FAQs (Frquently Asked Questions)

• Q: Which percentiles indicate good quality?
  A: For some attributes, low values are good (adapter dimers or percentage of ribosomal RNA fragments) while for others higher numbers are better (microRNA yield, percentage of reads in the analysis, Phred Scores). For each attribute and sample we provide the percentile the value has in the background distribution (the reference corpus). Therefore, for adapter-dimers, lower quartile values are good, while for microRNA yield upper quartile values would be desired. However, in order to keep the color code coherent the ‘good quartile’ will always be displayed in green while ‘the bad quartile’ will appear in red.

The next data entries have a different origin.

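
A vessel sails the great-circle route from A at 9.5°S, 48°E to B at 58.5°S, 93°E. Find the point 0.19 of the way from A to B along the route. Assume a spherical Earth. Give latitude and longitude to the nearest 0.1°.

≈ 19.7°S, 53.1°E

Convert each endpoint to a unit vector on the sphere (x = cos φ cos λ, y = cos φ sin λ, z = sin φ).
The central angle between the endpoints is δ = arccos(p₁·p₂) ≈ 1.041 rad (59.7°).
Interpolate at f = 0.19 with slerp weights a = sin((1−f)δ)/sin δ ≈ 0.865, b = sin(fδ)/sin δ ≈ 0.228.
p = a·p₁ + b·p₂ ≈ (0.565, 0.753, -0.337); φ = arcsin(p_z) ≈ -19.70°, λ = atan2(p_y, p_x) ≈ 53.13°.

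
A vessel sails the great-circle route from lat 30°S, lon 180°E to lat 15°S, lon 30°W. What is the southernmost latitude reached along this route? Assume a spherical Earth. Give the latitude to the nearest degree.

≈ 59°S

The great circle lies in the plane with unit normal n̂ = (p₁ × p₂)/|p₁ × p₂|.
Here n̂_z ≈ +0.520; the vertex latitude is φ_max = arccos|n̂_z| ≈ 58.6°.
Check via Clairaut: cos φ_max = |cos φ₁| · sin C = cos(30.0°)·sin(143.1°) ≈ 0.520, again giving ≈ 58.6°.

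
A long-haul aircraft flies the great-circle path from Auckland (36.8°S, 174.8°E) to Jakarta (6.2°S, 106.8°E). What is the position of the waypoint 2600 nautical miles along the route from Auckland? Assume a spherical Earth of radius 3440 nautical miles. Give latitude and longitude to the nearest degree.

Write both endpoints as unit vectors p₁, p₂ with components (cos φ cos λ, cos φ sin λ, sin φ).
The central angle between the endpoints is δ = arccos(p₁·p₂) ≈ 1.199 rad (68.7°). The total great-circle distance is δ·R ≈ 1.199 × 3440 ≈ 4126 nmi, so the target fraction is f = 2600/4126 ≈ 0.630.
Interpolate at f ≈ 0.630 with slerp weights a = sin((1−f)δ)/sin δ ≈ 0.461, b = sin(fδ)/sin δ ≈ 0.736.
p = a·p₁ + b·p₂ ≈ (-0.579, 0.734, -0.355); φ = arcsin(p_z) ≈ -20.82°, λ = atan2(p_y, p_x) ≈ 128.26°.

≈ 21°S, 128°E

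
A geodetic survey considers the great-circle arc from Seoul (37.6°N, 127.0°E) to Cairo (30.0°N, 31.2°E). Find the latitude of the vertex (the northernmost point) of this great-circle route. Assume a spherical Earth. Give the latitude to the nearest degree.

The great circle lies in the plane with unit normal n̂ = (p₁ × p₂)/|p₁ × p₂|.
Here n̂_z ≈ -0.702; the vertex latitude is φ_max = arccos|n̂_z| ≈ 45.4°.
Check via Clairaut: cos φ_max = |cos φ₁| · sin C = cos(37.6°)·sin(62.4°) ≈ 0.702, again giving ≈ 45.4°.

≈ 45°N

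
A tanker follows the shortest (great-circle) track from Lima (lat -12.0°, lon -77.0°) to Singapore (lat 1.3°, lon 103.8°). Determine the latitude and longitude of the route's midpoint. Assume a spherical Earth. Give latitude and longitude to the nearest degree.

≈ lat -82°, lon 136°

Convert each endpoint to a unit vector on the sphere (x = cos φ cos λ, y = cos φ sin λ, z = sin φ).
The central angle between the endpoints is δ = arccos(p₁·p₂) ≈ 2.954 rad (169.3°).
Interpolate at f = 1/2 with slerp weights a = sin((1−f)δ)/sin δ ≈ 5.348, b = sin(fδ)/sin δ ≈ 5.348.
p = a·p₁ + b·p₂ ≈ (-0.099, 0.095, -0.991); φ = arcsin(p_z) ≈ -82.12°, λ = atan2(p_y, p_x) ≈ 136.00°.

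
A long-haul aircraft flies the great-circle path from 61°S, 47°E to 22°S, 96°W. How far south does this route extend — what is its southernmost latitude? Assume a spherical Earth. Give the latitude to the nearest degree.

≈ 74°S

The great circle lies in the plane with unit normal n̂ = (p₁ × p₂)/|p₁ × p₂|.
Here n̂_z ≈ -0.271; the vertex latitude is φ_max = arccos|n̂_z| ≈ 74.3°.
Check via Clairaut: cos φ_max = |cos φ₁| · sin C = cos(61.0°)·sin(146.1°) ≈ 0.271, again giving ≈ 74.3°.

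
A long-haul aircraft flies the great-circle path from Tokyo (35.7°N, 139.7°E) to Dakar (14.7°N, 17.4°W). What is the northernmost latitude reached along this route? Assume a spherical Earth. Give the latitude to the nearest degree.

The great circle lies in the plane with unit normal n̂ = (p₁ × p₂)/|p₁ × p₂|.
Here n̂_z ≈ -0.374; the vertex latitude is φ_max = arccos|n̂_z| ≈ 68.1°.
Check via Clairaut: cos φ_max = |cos φ₁| · sin C = cos(35.7°)·sin(27.4°) ≈ 0.374, again giving ≈ 68.1°.

≈ 68°N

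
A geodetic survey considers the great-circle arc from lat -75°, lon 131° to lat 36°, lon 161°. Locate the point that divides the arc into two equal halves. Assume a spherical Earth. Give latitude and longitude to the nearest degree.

Write both endpoints as unit vectors p₁, p₂ with components (cos φ cos λ, cos φ sin λ, sin φ).
The central angle between the endpoints is δ = arccos(p₁·p₂) ≈ 1.968 rad (112.7°).
Interpolate at f = 1/2 with slerp weights a = sin((1−f)δ)/sin δ ≈ 0.903, b = sin(fδ)/sin δ ≈ 0.903.
p = a·p₁ + b·p₂ ≈ (-0.844, 0.414, -0.341); φ = arcsin(p_z) ≈ -19.96°, λ = atan2(p_y, p_x) ≈ 153.86°.

≈ lat -20°, lon 154°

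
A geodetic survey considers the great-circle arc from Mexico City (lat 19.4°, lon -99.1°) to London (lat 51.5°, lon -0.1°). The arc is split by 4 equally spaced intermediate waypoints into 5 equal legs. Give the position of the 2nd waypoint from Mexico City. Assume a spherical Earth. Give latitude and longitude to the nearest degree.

From cos δ = sin φ₁ sin φ₂ + cos φ₁ cos φ₂ cos Δλ, the central angle is δ ≈ 1.402 rad (80.3°).
Interpolate at f = 2/5 with slerp weights a = sin((1−f)δ)/sin δ ≈ 0.756, b = sin(fδ)/sin δ ≈ 0.540.
p = a·p₁ + b·p₂ ≈ (0.223, -0.705, 0.673); φ = arcsin(p_z) ≈ 42.33°, λ = atan2(p_y, p_x) ≈ -72.44°.

≈ lat 42°, lon -72°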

• Q: How is the heatmap generated?
  A: In order to generate a unique colour scheme in the heatmap, the percentiles need to be transformed so that the lower quartile indicates good performance while the upper quartile indicates bad results (see also What are the good percentiles? above for more information).

• Q: Is SOLID data supported?
  A: mirnaQC was conceptually designed for Illumina (nucleotide space) data. That implies that the pipeline can process SOLID data but many attributes will be meaningless. This is because to analyse SOLID data, colour space reads are mapped to the genome first in order to perform the conversion to nucleotide space. This means that the percentage of mapped reads or even adapter dimers cannot be assessed. Other attributes like the number of miRNAs, percentage of short reads, library complexity can be correctly analysed and compared.